Banning the manufacture and sale of smokeless tobacco products is a strategy already followed by Thailand and Bhutan. Such a policy is being considered in India, after a National Consultation on Smokeless Tobacco held in April 2011, organized by the Ministry of Health and Family Welfare. Interim measures are being considered, such as licensing of tobacco retail outlets, to prepare the way for a ban. Thought is also being given to a likely rise in demand for cessation services as well as to dealing with economic consequences of a ban, such as loss of revenue, loss of livelihood and illegal trade.
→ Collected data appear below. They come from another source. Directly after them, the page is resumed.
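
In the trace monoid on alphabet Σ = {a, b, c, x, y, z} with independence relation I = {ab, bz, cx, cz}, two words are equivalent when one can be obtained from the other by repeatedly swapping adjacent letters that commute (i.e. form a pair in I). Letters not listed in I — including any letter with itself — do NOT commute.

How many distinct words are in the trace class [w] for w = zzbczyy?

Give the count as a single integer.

10

#0=z has no predecessor
#1=z depends on [0:z]
#2=b has no predecessor
#3=c depends on [2:b]
#4=z depends on [1:z]
#5=y depends on [3:c, 4:z]
#6=y depends on [5:y]
sources: [0:z, 2:b]
N(rest) = Σ N(rest − s) over sources s of rest; N(one piece) = 1:
  size 1 → [6]=1
  size 2 → [5,6]=1
  size 3 → [3,5,6]=1  [4,5,6]=1
  size 4 → [1,4,5,6]=1  [2,3,5,6]=1  [3,4,5,6]=2
  size 5 → [0,1,4,5,6]=1  [1,3,4,5,6]=3  [2,3,4,5,6]=3
  first=0(z) contributes 6
  first=2(b) contributes 4
|[w]| = 10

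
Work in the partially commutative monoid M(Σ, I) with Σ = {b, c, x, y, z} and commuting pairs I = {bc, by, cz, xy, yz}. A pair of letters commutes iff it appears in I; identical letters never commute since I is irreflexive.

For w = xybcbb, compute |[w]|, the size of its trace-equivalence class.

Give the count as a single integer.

14

drop 0:x onto floor
drop 1:y onto floor
drop 2:b onto {0:x}
drop 3:c onto {0:x, 1:y}
drop 4:b onto {2:b}
drop 5:b onto {4:b}
ground layer = {0:x, 1:y}
drop-orders for the pieces not yet dropped (sum over which currently-grounded one goes next):
  1 to go: {3} 1  {5} 1
  2 to go: {1,3} 1  {3,5} 2  {4,5} 1
  3 to go: {1,3,5} 3  {2,4,5} 1  {3,4,5} 3
  4 to go: {1,3,4,5} 6  {2,3,4,5} 4
  if 0:x drops first: 10 orders
  if 1:y drops first: 4 orders
heap linearizations: 14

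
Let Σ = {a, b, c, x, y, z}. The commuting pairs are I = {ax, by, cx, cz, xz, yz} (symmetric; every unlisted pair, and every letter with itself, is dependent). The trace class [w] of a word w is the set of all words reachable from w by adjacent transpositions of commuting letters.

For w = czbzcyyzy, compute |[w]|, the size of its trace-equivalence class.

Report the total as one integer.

30

piece 0:c — minimal
piece 1:z — minimal
piece 2:b rests on {0:c, 1:z}
piece 3:z rests on {2:b}
piece 4:c rests on {2:b}
piece 5:y rests on {4:c}
piece 6:y rests on {5:y}
piece 7:z rests on {3:z}
piece 8:y rests on {6:y}
minimal pieces: {0:c, 1:z}
ways to finish when only these pieces remain (= sum over removing one remaining piece with nothing left below it):
  1 left: {7}→1  {8}→1
  2 left: {3,7}→1  {6,8}→1  {7,8}→2
  3 left: {3,7,8}→3  {5,6,8}→1  {6,7,8}→3
  4 left: {3,6,7,8}→6  {4,5,6,8}→1  {5,6,7,8}→4
  5 left: {3,5,6,7,8}→10  {4,5,6,7,8}→5
  6 left: {3,4,5,6,7,8}→15
  7 left: {2,3,4,5,6,7,8}→15
  placing 0:c first → 15 extensions
  placing 1:z first → 15 extensions
total linear extensions = 30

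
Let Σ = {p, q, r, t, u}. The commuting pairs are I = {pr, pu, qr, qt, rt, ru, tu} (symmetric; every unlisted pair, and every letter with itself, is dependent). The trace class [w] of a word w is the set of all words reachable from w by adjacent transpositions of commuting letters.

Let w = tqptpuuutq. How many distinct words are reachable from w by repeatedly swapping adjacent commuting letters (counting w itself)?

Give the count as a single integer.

0(t) covers ∅
1(q) covers ∅
2(p) covers 0:t, 1:q
3(t) covers 2:p
4(p) covers 3:t
5(u) covers 1:q
6(u) covers 5:u
7(u) covers 6:u
8(t) covers 4:p
9(q) covers 4:p, 7:u
floor of heap: 0:t, 1:q
completions by unplaced set U, small U first (add the entries for U minus each lowest piece of U):
  |U|=1: {8}:1  {9}:1
  |U|=2: {7,9}:1  {8,9}:2
  |U|=3: {4,8,9}:2  {6,7,9}:1  {7,8,9}:3
  |U|=4: {3,4,8,9}:2  {4,7,8,9}:5  {5,6,7,9}:1  {6,7,8,9}:4
  |U|=5: {2,3,4,8,9}:2  {3,4,7,8,9}:7  {4,6,7,8,9}:9  {5,6,7,8,9}:5
  |U|=6: {0,2,3,4,8,9}:2  {2,3,4,7,8,9}:9  {3,4,6,7,8,9}:16  {4,5,6,7,8,9}:14
  |U|=7: {0,2,3,4,7,8,9}:11  {2,3,4,6,7,8,9}:25  {3,4,5,6,7,8,9}:30
  |U|=8: {0,2,3,4,6,7,8,9}:36  {2,3,4,5,6,7,8,9}:55
  start at 0(t): 55
  start at 1(q): 91
sum over floor = 146

146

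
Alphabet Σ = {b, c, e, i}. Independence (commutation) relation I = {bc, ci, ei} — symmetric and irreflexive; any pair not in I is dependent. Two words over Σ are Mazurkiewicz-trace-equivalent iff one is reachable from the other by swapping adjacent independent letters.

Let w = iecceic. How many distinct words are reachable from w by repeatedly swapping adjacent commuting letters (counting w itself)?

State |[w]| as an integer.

drop 0:i onto floor
drop 1:e onto floor
drop 2:c onto {1:e}
drop 3:c onto {2:c}
drop 4:e onto {3:c}
drop 5:i onto {0:i}
drop 6:c onto {4:e}
ground layer = {0:i, 1:e}
drop-orders for the pieces not yet dropped (sum over which currently-grounded one goes next):
  1 to go: {5} 1  {6} 1
  2 to go: {0,5} 1  {4,6} 1  {5,6} 2
  3 to go: {0,5,6} 3  {3,4,6} 1  {4,5,6} 3
  4 to go: {0,4,5,6} 6  {2,3,4,6} 1  {3,4,5,6} 4
  5 to go: {0,3,4,5,6} 10  {1,2,3,4,6} 1  {2,3,4,5,6} 5
  if 0:i drops first: 6 orders
  if 1:e drops first: 15 orders
heap linearizations: 21

21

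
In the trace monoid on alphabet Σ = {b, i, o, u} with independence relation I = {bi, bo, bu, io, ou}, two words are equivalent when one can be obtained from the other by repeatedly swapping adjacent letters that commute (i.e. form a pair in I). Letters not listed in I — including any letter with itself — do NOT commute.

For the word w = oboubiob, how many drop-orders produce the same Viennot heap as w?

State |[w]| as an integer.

560

0(o) covers ∅
1(b) covers ∅
2(o) covers 0:o
3(u) covers ∅
4(b) covers 1:b
5(i) covers 3:u
6(o) covers 2:o
7(b) covers 4:b
floor of heap: 0:o, 1:b, 3:u
completions by unplaced set U, small U first (add the entries for U minus each lowest piece of U):
  |U|=1: {5}:1  {6}:1  {7}:1
  |U|=2: {2,6}:1  {3,5}:1  {4,7}:1  {5,6}:2  {5,7}:2  {6,7}:2
  |U|=3: {0,2,6}:1  {1,4,7}:1  {2,5,6}:3  {2,6,7}:3  {3,5,6}:3  {3,5,7}:3  {4,5,7}:3  {4,6,7}:3  {5,6,7}:6
  |U|=4: {0,2,5,6}:4  {0,2,6,7}:4  {1,4,5,7}:4  {1,4,6,7}:4  {2,3,5,6}:6  {2,4,6,7}:6  {2,5,6,7}:12  {3,4,5,7}:6  {3,5,6,7}:12  {4,5,6,7}:12
  |U|=5: {0,2,3,5,6}:10  {0,2,4,6,7}:10  {0,2,5,6,7}:20  {1,2,4,6,7}:10  {1,3,4,5,7}:10  {1,4,5,6,7}:20  {2,3,5,6,7}:30  {2,4,5,6,7}:30  {3,4,5,6,7}:30
  |U|=6: {0,1,2,4,6,7}:20  {0,2,3,5,6,7}:60  {0,2,4,5,6,7}:60  {1,2,4,5,6,7}:60  {1,3,4,5,6,7}:60  {2,3,4,5,6,7}:90
  start at 0(o): 210
  start at 1(b): 210
  start at 3(u): 140
sum over floor = 560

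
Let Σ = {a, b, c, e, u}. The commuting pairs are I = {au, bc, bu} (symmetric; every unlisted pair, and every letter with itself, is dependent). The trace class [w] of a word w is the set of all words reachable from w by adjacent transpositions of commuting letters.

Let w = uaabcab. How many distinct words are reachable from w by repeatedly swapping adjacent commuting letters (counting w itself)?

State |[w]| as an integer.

#0=u has no predecessor
#1=a has no predecessor
#2=a depends on [1:a]
#3=b depends on [2:a]
#4=c depends on [0:u, 2:a]
#5=a depends on [3:b, 4:c]
#6=b depends on [5:a]
sources: [0:u, 1:a]
N(rest) = Σ N(rest − s) over sources s of rest; N(one piece) = 1:
  size 1 → [6]=1
  size 2 → [5,6]=1
  size 3 → [3,5,6]=1  [4,5,6]=1
  size 4 → [0,4,5,6]=1  [3,4,5,6]=2
  size 5 → [0,3,4,5,6]=3  [2,3,4,5,6]=2
  first=0(u) contributes 2
  first=1(a) contributes 5
|[w]| = 7

7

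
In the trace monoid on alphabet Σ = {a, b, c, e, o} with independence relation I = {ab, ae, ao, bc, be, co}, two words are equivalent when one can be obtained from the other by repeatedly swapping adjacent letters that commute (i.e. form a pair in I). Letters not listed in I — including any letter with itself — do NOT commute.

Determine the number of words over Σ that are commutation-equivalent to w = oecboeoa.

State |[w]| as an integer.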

In view of the threat to public health posed by the export of smokeless products from manufacturing countries to non-manufacturing countries in SEAR, countries need to strategize how they could protect their people from smokeless tobacco products entering from other countries under prevailing trade laws. Several options are available:

  • Non-manufacturing countries could avail of the opportunity to ban the import of smokeless tobacco products (as done by Thailand in 1992 and more recently by Bhutan) and adopt anti-smuggling measures.
  • Countries where smokeless tobacco products are currently manufactured, can refuse to import those types of smokeless products which they do not manufacture, that is, if they are totally unlike other tobacco products they manufacture within their borders. An important example of this would be gutka, one of the most harmful products. They can also take action now to ban the manufacture of any smokeless tobacco product types not currently made within their borders. [52] Iran and Tanzania had banned the import of Indian chewing tobacco products on health grounds during 2006-07, [53] leading to no import in these countries the following year. [54]
  • Countries can take the lead in keeping both tobacco and areca nut (unmanufactured and manufactured products) on their "Sensitive Lists" for trade purposes within their regional trade associations (SAARC, ASEAN), which means that they may restrict free trade of these commodities with countries within those regions. [55],[56]
  • For regional control of trade and cross border advertising, interagency partnerships need to be strengthened within and among countries, and intergovernmental negotiations are needed to find solutions.
  • For tackling the issues of interregional trade of smokeless tobacco products, collaboration between WHO member countries would be helpful. Among the regions, most of the efforts are needed in the Eastern Mediterranean Region, because at present most exports from SEAR (India) go to EMR countries, but AFR, AMR and EUR countries also need to be contacted since some of them receive legal and/or illegal imports.
  • In the General Obligations (Article 5) of the WHO FCTC, [47] Parties are required to act to protect their tobacco control policies from commercial and other vested interests of the tobacco industry. NGO representatives in India have voiced the need for the Parties to the WHO FCTC to adopt a code of conduct for government officials and its representatives that would govern their dealings with the tobacco industry. [57]


In conclusion, national policies in SEAR countries need to take the threat of smokeless tobacco into account in a multifaceted manner. Smokeless tobacco has to be controlled along with tobacco smoking with the view that they are both two parts of one whole problem.